How can I find all elements in an XML Schema whose

2019-08-23 04:59发布

问题:

Suppose that...

  • I have a complex XML schema, one that imports/includes other schema files, which in turn import/include even more schema files.
  • I want to find all the elements in this XML schema that have a value (i.e., text node) that is declared to be of type QName.
  • I want the location (path) of these elements to be expressed as XPath statements (e.g., /foo/bar).

If I'm writing a Java application, what's the right technology for this job?
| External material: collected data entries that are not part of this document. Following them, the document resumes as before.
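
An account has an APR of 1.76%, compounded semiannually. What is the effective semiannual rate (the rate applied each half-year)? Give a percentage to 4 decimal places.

0.8800%

With a nominal annual rate compounded semiannually, the periodic rate is the nominal rate divided by 2.
i = 0.0176 / 2 = 0.0088000 = 0.8800%.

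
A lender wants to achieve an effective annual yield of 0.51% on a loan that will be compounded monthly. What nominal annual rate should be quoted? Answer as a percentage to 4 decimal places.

(1 + r/12)^12 − 1 = 0.0051, so 1 + r/12 = 1.0051^(1/12).
r/12 = 0.000424, so r = 0.005088 = 0.5088%.

0.5088%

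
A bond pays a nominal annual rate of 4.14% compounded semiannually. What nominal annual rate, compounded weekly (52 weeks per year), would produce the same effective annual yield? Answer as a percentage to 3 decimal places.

4.099%

EAR = (1 + 0.0414/2)^2 − 1 = 0.041828.
Solve (1 + r/52)^52 = 1.041828: r/52 = 1.041828^(1/52) − 1 = 0.000788, so r = 0.040993 = 4.099%.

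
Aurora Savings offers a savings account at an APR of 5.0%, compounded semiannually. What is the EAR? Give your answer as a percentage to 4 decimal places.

5.0625%

EAR = (1 + 0.050/2)^2 − 1.
= (1 + 0.025000)^2 − 1 = 1.050625 − 1 = 5.0625%.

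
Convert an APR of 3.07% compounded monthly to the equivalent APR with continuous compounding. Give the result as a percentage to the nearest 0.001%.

3.066%

EAR = (1 + 0.0307/12)^12 − 1 = 0.031136.
Equivalent continuous rate: r = ln(1 + 0.031136) = 0.030661 = 3.066%.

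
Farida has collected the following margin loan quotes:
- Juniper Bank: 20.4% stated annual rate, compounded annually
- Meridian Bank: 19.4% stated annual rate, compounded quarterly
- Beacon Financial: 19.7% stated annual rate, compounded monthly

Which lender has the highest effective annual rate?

Juniper Bank: compounded annually, EAR = 20.400%
Meridian Bank: (1 + 0.194/4)^4 − 1 = 20.858%
Beacon Financial: (1 + 0.197/12)^12 − 1 = 21.580%
The highest effective annual rate is Beacon Financial at 21.580%.

Beacon Financial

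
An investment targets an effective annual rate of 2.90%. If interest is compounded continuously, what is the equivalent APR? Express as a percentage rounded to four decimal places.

Continuous: nominal r satisfies e^r − 1 = 0.0290.
r = ln(1 + 0.0290) = ln(1.0290) = 0.028587 = 2.8587%.

2.8587%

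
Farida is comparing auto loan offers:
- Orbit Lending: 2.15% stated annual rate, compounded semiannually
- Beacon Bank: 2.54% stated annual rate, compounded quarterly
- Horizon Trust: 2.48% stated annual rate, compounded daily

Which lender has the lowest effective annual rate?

Orbit Lending: (1 + 0.0215/2)^2 − 1 = 2.162%
Beacon Bank: (1 + 0.0254/4)^4 − 1 = 2.564%
Horizon Trust: (1 + 0.0248/365)^365 − 1 = 2.511%
The lowest effective annual rate is Orbit Lending at 2.162%.

Orbit Lending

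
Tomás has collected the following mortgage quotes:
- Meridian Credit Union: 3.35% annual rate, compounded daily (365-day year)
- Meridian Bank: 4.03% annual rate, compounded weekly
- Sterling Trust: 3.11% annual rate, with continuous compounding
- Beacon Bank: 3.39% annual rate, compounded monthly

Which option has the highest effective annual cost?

Meridian Credit Union: (1 + 0.0335/365)^365 − 1 = 3.407%
Meridian Bank: (1 + 0.0403/52)^52 − 1 = 4.111%
Sterling Trust: e^0.0311 − 1 = 3.159%
Beacon Bank: (1 + 0.0339/12)^12 − 1 = 3.443%
The highest effective annual rate is Meridian Bank at 4.111%.

Meridian Bank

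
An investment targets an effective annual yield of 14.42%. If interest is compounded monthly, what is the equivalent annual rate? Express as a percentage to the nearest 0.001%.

13.546%

(1 + r/12)^12 − 1 = 0.1442, so 1 + r/12 = 1.1442^(1/12).
r/12 = 0.011289, so r = 0.135465 = 13.546%.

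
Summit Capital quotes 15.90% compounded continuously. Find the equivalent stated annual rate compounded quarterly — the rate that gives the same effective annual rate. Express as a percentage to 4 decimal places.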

Is it a schema object model like XSOM? Is it the Java XPath API? Something else?

Edit: For those who want a jumpstart on accessing the SCM in Saxon (per Michael Kay's recommendation below), here's some Java code (sans exception handling):

// Load the XSD into Saxon
Processor processor = new Processor(true);
SchemaManager schemaManager = processor.getSchemaManager(); 
DocumentBuilder documentBuilder = processor.newDocumentBuilder();
SAXSource saxSource = new SAXSource(new InputSource("path/to/yourSchema.xsd"));
XdmNode schema = documentBuilder.build(saxSource);
schemaManager.load(saxSource);
// Export the SCM
XdmDestination destination = new XdmDestination();
schemaManager.exportComponents(destination);
XdmNode xdmNode = destination.getXdmNode();
System.out.println(xdmNode.toString());

回答1:

Querying schema documents is a difficult thing to get right, because in XSD there are so many ways of saying the same thing: for example named model groups and attribute groups complicate your task considerably.

If you're looking for types derived from QName as well as QName itself, then it really gets quite difficult.

Doing it on a "compiled" schema of some kind is therefore much easier than doing it on raw schema documents.

Using XSOM is one approach, though it doesn't have a query capability IIRC. Another approach is to use Saxon's SCM output: this is a representation of the compiled "schema component model" in XML form; being the compiled schema you don't have to worry about all the complexities of xs:include, xs:redefine, etc, while being XML means you can use XQuery on it. (I would recommend XQuery rather than XPath because there will be a lot of joins involved, including recursive joins for which you need user-defined functions.)